I went to workout today. It was the typical kickboxing session followed by weight machines. It was mostly uneventful, save the one guy that moved immediately next to me when we did the kicking drills. He kept getting in the way of my back kicks. I almost wanted to kick him. Well, not really, but he did manage to irritate me a little.

I called Pam after my workout today. She's displeased with her current job and has been looking for another one. She had a phone interview with, actually, my company today. Not really surprising, since my company employs thousands of people, and she's incredibly talented. I think it is only a matter of whether or not it is a good match.

It seemed to go well, and they're getting together to exchange further information. It sounds promising.

We talked more about what we'd be doing on Saturday. Since I normally work out on both Saturday and Sunday, I suggested we get together in the afternoon. We have dinner plans with Trudy and her husband, in the evening. It is going to be fun finally introducing Pam as my girlfriend. Otherwise, we'll just play it by ear. I'm looking forward to it.



I got mail from Kymm. Okay, technically, it wasn't mail from her. She's the ringmaster for the Open Pages and I got notified that I was added to the webring. [Woo Hoo!]

It's funny, there's a fairly big online journaling community out there.
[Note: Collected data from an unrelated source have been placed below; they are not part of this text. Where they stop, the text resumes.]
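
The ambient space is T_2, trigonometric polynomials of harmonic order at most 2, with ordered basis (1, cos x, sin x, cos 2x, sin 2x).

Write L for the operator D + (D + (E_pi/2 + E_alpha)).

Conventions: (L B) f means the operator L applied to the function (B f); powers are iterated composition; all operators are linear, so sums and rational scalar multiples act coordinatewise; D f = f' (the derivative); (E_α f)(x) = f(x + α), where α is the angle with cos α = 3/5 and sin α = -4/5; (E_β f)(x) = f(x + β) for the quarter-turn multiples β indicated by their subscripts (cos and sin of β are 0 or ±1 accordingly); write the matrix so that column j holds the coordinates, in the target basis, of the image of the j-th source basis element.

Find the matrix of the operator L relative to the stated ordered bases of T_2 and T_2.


image of 1: 2
image of cos x: (3/5)cos x - (11/5)sin x
image of sin x: (11/5)cos x + (3/5)sin x
image of cos 2x: -(32/25)cos 2x - (76/25)sin 2x
image of sin 2x: (76/25)cos 2x - (32/25)sin 2x
each image's coordinates form column j of the matrix

the matrix is [[2, 0, 0, 0, 0]; [0, 3/5, 11/5, 0, 0]; [0, -11/5, 3/5, 0, 0]; [0, 0, 0, -32/25, 76/25]; [0, 0, 0, -76/25, -32/25]] (rows listed top to bottom)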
I suppose that I'm still a lurker. Maybe this will be a start to my finally participating. Maybe this is my license to write and until now I've only had a temporary pass. There's a part of me who didn't want to really participate until this. Maybe there's a part of me that felt that I would be kissing up before this. I'm not sure precisely what it was.
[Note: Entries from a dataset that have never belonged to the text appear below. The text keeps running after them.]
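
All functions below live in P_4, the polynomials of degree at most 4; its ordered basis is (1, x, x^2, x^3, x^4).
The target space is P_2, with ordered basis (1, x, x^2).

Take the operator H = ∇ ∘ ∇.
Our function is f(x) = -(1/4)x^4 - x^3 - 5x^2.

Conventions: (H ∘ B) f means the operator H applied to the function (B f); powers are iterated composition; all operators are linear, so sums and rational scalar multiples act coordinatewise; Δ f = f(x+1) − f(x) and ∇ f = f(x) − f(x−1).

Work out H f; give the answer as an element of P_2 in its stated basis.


∇ f = -x^3 - (3/2)x^2 - 8x + 17/4
∇ ∇ f = -3x^2 - 15/2

the image equals g(x) = -3x^2 - 15/2


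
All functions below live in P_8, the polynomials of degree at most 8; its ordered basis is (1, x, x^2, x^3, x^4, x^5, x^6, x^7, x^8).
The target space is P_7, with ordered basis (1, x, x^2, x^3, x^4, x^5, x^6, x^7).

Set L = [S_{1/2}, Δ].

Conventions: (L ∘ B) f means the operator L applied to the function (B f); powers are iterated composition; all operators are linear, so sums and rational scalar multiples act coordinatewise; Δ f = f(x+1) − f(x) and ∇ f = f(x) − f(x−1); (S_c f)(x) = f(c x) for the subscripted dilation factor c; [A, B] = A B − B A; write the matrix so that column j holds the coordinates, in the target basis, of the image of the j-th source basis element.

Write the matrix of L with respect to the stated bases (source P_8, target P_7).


image of 1: 0
image of x: 1/2
image of x^2: (1/2)x + 3/4
image of x^3: (3/8)x^2 + (9/8)x + 7/8
image of x^4: (1/4)x^3 + (9/8)x^2 + (7/4)x + 15/16
image of x^5: (5/32)x^4 + (15/16)x^3 + (35/16)x^2 + (75/32)x + 31/32
image of x^6: (3/32)x^5 + (45/64)x^4 + (35/16)x^3 + (225/64)x^2 + (93/32)x + 63/64
image of x^7: (7/128)x^6 + (63/128)x^5 + (245/128)x^4 + (525/128)x^3 + (651/128)x^2 + (441/128)x + 127/128
image of x^8: (1/32)x^7 + (21/64)x^6 + (49/32)x^5 + (525/128)x^4 + (217/32)x^3 + (441/64)x^2 + (127/32)x + 255/256
each image's coordinates form column j of the matrix

the matrix is [[0, 1/2, 3/4, 7/8, 15/16, 31/32, 63/64, 127/128, 255/256]; [0, 0, 1/2, 9/8, 7/4, 75/32, 93/32, 441/128, 127/32]; [0, 0, 0, 3/8, 9/8, 35/16, 225/64, 651/128, 441/64]; [0, 0, 0, 0, 1/4, 15/16, 35/16, 525/128, 217/32]; [0, 0, 0, 0, 0, 5/32, 45/64, 245/128, 525/128]; [0, 0, 0, 0, 0, 0, 3/32, 63/128, 49/32]; [0, 0, 0, 0, 0, 0, 0, 7/128, 21/64]; [0, 0, 0, 0, 0, 0, 0, 0, 1/32]] (rows listed top to bottom)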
I have very resentful memories of my sister and the way she would endear herself to her teachers in high school, and later in life, her supervisors. I suppose that maybe I saw her as somewhat unscrupulous. Why was she kissing up to ones what would judge her? To be fair, I'm not sure how aware she happens to be about it; we have never talked about it. To a large degree, I've spent too much of my life overcompensating, staying very distant from teachers, professors, bosses, and managers. Maybe it's time I eased up.

Okay, I know the requirements for Open Pages are mostly inclusive, and I know that this journal happens to meet them. Still, it is an exciting day for me. When I first started writing this journal, I had little clue if I could maintain it. I applied for membership to this webring while I was writing in a vacuum and feared that writing this way might be an incentive to quit.

Sometimes, I wonder about it. At what point will I start to feel exposed? When will I get tired of writing? When will my life become just plain boring? What about the privacy of the people close to me? There are many questions that roam my head while I write. I mostly just play it by ear.

Somehow knowing that there might be people out there reading my words will be enough to maintain it for a while. I remember when I originally thought about being a novelist. It's not about the lifestyle or the prestige or the money or any of it. I remember how those words I read moved me, and I hoped to someday be able to do this. There are some other reasons. I have to ponder them. One of these days, I'll share. Promise.

You'll just have to deal with me while I get the hang of this.